Ciudad de Askhala, 1955
Rafael contemplaba el atardecer sentado en uno de los bancos que punteaban la alameda. Ante él, un espectáculo crepuscular forjado de un mar de cristal y fuego, con nubes encendidas de ámbar y la silueta circular del sol fundiéndose en el horizonte le recordaba que, en Askhala, aun los días tristes merecían tan opulento decorado.
La ciudad había sido construida sobre un terreno elevado que sobrevolaba el mar. Una línea de acantilados separaba la ciudad del litoral y se extendía por casi todo el borde, atravesando distritos y perdiéndose hasta donde daba la vista. La Alameda del Faro se hallaba en la superficie de uno de esos acantilados. A una treintena de metros de donde estaba Rafael, se erigía aquella atalaya que le otorgaba el nombre al lugar: una torre cilíndrica que se levantaba en vertical, en cuya cima se advertía una cúpula bajo la cual descansaba una enorme linterna. Aquellos días, la luz de cañón que el faro proyectaba estaba apagada. No era necesaria. Con todo, la torre del faro, símbolo característico de la zona, era la principal razón por la que muchas personas dejaban el calor de sus hogares para pasear frente al mar.
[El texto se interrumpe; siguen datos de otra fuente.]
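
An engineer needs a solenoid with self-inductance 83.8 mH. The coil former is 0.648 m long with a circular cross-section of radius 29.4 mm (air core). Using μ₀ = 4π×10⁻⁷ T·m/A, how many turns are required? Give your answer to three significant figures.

N ≈ 3990 turns

A = πr² = π(2.940×10^-2 m)² = 2.715×10^-3 m².
From L = μ₀N²A/ℓ, N = √(Lℓ / (μ₀A)).
N = √[(8.380×10^-2)(0.648) / ((4π×10⁻⁷)×2.715×10^-3)] = √(1.591×10^7) ≈ 3989.2.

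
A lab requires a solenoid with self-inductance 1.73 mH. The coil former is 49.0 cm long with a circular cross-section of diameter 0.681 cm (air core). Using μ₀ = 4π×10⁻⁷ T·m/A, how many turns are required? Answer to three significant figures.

N ≈ 4300 turns

A = π(d/2)² = π(3.405×10^-3 m)² = 3.642×10^-5 m².
From L = μ₀N²A/ℓ, N = √(Lℓ / (μ₀A)).
N = √[(1.730×10^-3)(0.49) / ((4π×10⁻⁷)×3.642×10^-5)] = √(1.852×10^7) ≈ 4303.5.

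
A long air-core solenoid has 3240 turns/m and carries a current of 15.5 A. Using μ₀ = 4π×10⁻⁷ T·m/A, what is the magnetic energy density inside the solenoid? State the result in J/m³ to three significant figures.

u ≈ 1580 J/m³

B = μ₀nI = (4π×10⁻⁷)(3.240×10^3)(15.5) = 6.311×10^-2 T.
u = B²/(2μ₀) = (6.311×10^-2)²/(2×4π×10⁻⁷) = 1.5846×10^3 J/m³.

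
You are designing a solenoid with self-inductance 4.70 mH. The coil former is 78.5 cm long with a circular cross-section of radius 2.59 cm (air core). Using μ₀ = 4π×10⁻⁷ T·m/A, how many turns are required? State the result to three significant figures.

A = πr² = π(2.590×10^-2 m)² = 2.107×10^-3 m².
From L = μ₀N²A/ℓ, N = √(Lℓ / (μ₀A)).
N = √[(4.700×10^-3)(0.785) / ((4π×10⁻⁷)×2.107×10^-3)] = √(1.393×10^6) ≈ 1180.3.

N ≈ 1180 turns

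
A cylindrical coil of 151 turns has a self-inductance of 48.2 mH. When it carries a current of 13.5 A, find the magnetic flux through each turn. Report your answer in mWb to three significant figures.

Φ_B ≈ 4.31 mWb

From L = NΦ_B/I, the flux per turn is Φ_B = LI/N.
Φ_B = (4.820×10^-2 H)(13.5 A)/151 = 4.309×10^-3 Wb.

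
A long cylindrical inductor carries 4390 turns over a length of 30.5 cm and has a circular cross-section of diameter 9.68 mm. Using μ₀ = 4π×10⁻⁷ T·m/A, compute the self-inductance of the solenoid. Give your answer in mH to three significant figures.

A = π(d/2)² = π(4.840×10^-3 m)² = 7.359×10^-5 m².
For a long solenoid, L = μ₀N²A/ℓ.
L = (4π×10⁻⁷)(4390)²(7.359×10^-5)/(0.305 m) = 5.844×10^-3 H.

L ≈ 5.84 mH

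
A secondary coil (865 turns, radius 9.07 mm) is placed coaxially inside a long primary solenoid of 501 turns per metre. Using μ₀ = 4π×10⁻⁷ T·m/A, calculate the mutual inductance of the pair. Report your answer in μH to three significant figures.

The outer solenoid produces a uniform field B₁ = μ₀n₁I₁ across the inner coil,
so the flux linkage is N₂Φ = N₂B₁A₂ = μ₀n₁N₂A₂·I₁, giving M = μ₀n₁N₂A₂.
A₂ = πr² = π(9.070×10^-3 m)² = 2.584×10^-4 m².
M = (4π×10⁻⁷)(501)(865)(2.584×10^-4) = 1.407×10^-4 H.

M ≈ 141 μH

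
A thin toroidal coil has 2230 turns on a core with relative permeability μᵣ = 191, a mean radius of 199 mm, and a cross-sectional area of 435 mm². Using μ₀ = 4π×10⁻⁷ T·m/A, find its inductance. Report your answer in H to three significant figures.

For a thin toroid, L = μ₀μᵣN²A/(2πR).
L = (4π×10⁻⁷)(191)(2230)²(4.350×10^-4) / (2π×0.199 m) = 0.4152 H.

L ≈ 0.415 H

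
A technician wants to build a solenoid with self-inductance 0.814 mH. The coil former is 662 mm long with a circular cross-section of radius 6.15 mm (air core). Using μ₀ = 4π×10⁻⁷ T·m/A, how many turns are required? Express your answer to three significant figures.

A = πr² = π(6.150×10^-3 m)² = 1.188×10^-4 m².
From L = μ₀N²A/ℓ, N = √(Lℓ / (μ₀A)).
N = √[(8.140×10^-4)(0.662) / ((4π×10⁻⁷)×1.188×10^-4)] = √(3.609×10^6) ≈ 1899.7.

N ≈ 1900 turns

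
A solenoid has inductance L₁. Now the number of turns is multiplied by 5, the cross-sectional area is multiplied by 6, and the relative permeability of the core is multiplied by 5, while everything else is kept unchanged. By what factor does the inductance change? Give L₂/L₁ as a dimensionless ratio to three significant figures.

For a solenoid, L ∝ μᵣN²A/ℓ.
L₂/L₁ = (5)^2 × (6) × (5) = 750.

L₂/L₁ = 750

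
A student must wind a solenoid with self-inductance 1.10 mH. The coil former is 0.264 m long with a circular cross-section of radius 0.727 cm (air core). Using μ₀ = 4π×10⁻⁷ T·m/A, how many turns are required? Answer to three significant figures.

N ≈ 1180 turns

A = πr² = π(7.270×10^-3 m)² = 1.660×10^-4 m².
From L = μ₀N²A/ℓ, N = √(Lℓ / (μ₀A)).
N = √[(1.100×10^-3)(0.264) / ((4π×10⁻⁷)×1.660×10^-4)] = √(1.392×10^6) ≈ 1179.7.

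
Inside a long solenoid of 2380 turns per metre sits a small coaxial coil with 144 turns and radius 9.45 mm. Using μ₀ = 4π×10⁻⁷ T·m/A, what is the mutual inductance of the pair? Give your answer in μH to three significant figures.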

Rafael, como era de esperarse, no tenía la misma motivación que el resto. Él visitaba la alameda por varias razones, pero la mera actividad contemplativa no era una de ellas. Sus pasos a su rincón predilecto de la ciudad eran guiados normalmente por la necesidad de congraciarse con ese torrente de emociones que a sus dieciocho años todavía le carcomían los pensamientos. Tristeza, nostalgia, soledad, eran los componentes del abanico con que sus hormonas —o quizá fuera solamente la vida— le diezmaban sin piedad ni consideración.
El desencanto con la que consideraba la chica más bonita del mundo era la razón de su presencia en la alameda. El evento drástico había tenido lugar hacía un par de horas, no muy lejos de ahí, a las afueras del cine Primavera, cuando habían salido de la función y, armándose de todo el valor que no había tenido en casi medio año de haberla conocido, decidió plantarse frente a ella, sostener su mirada de cristal y decirle todo cuanto guardaba en su corazón. Si no se había atrevido antes era por el miedo al rechazo. Un instante después de que él se hubiera callado tras preguntarle si quería ser su novia, ese miedo se hizo realidad. La chica le cortó la respiración con una negativa sucinta y se marchó del lugar sin siquiera despedirse. Rafael había leído en uno de sus libros que nada inspira más la búsqueda de soledad y sosiego que una desilusión. En aquel momento, mientras la brisa del mar, fría y salada, se llevaba las hojas de los árboles que decoraban la Alameda del Faro, comprendió que era verdad.
Entre sus planes de vida, Rafael contaba con su ingreso a la Escuela de Derecho. Perseguía el objetivo de convertirse en abogado, sobre todo porque se sentía en la responsabilidad de sacar a su padre de la cárcel de Kadros, ubicada a las afueras de Askhala, donde lo habían condenado a diez años por un crimen que, estaba seguro, no había cometido. Para ingresar a la Escuela de Derecho debía rendir un examen de admisión. Con el objetivo de aprobarlo llegado el momento es que dedicaba todas sus tardes al estudio y la lectura de tomos y tomos de Historia y el Código Civil en la Biblioteca Estatal de Askhala. Aquella tarde había sacrificado sus lecturas con la esperanza de recibir el tan ansiado sí de la chica que lo tenía prendado. Tras un instante de meditación, levantó la vista y observó al sol despedirse de la ciudad. Comprendió así que había sido un error. Enamorarse era un desliz entre sus planes. Decidido a no permitir que ocurriera de nuevo, se incorporó de la banca y caminó con parsimonia de vuelta a casa, confundiéndose entre el gentío que transitaba a aquellas horas en la Alameda del Faro.